Contempt is a peculiar crime in that the judge often immediately sentences the offender and they receive either a fine or even a small amount of jail time. There are various avenues one can pursue in challenging the judge’s discretion in that matter. Nonetheless, it is often difficult to overturn a contempt finding. Judges are given such broad discretion in the interest of keeping order and maintaining a level of respect that everyone, including attorneys, must follow when coming before the court.

Deference before the court is important not only for the integrity of the justice system, but it is also an important advocacy tool. In my experience, I have seen litigants come before the court improperly dressed and addressing the judge as if they were casual friends. This will serve no purpose in furthering their case. Although it may feel good to verbally lash out at a judge who disagrees with your position, it will serve no purpose in furthering your case, which is the whole reason you are in court.

As an attorney, there have been many instances in which I felt like the judge is completely wrong and has already made up his or her mind as to my client’s case. There is a part of you that wishes to break composure start laying into the judge. One may look at it as, “What does it matter at this point if the judge has already made up his mind?” It matters a lot since if things are not going your way, you will be back in court to fight another day and the deference (or disrespect) you showed will be remembered.

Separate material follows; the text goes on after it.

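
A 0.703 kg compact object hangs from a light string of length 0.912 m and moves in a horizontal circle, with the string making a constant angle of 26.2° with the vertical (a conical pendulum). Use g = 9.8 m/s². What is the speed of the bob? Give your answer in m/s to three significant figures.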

Whether you are an attorney or litigant representing yourself (acting pro se), you must always comport yourself in a calm and professional manner to the judge. This means dressing appropriately and resist all urges to start making faces or showing signs of displeasure when things are not going your way. The way you present yourself will speak volumes about you and help you win your case. We must not forget that judges are people too, and they have built in biases that will cause them to lean in favor of the side that shows them the utmost respect, oppose to the side does not. In a close case, it could very well make the difference.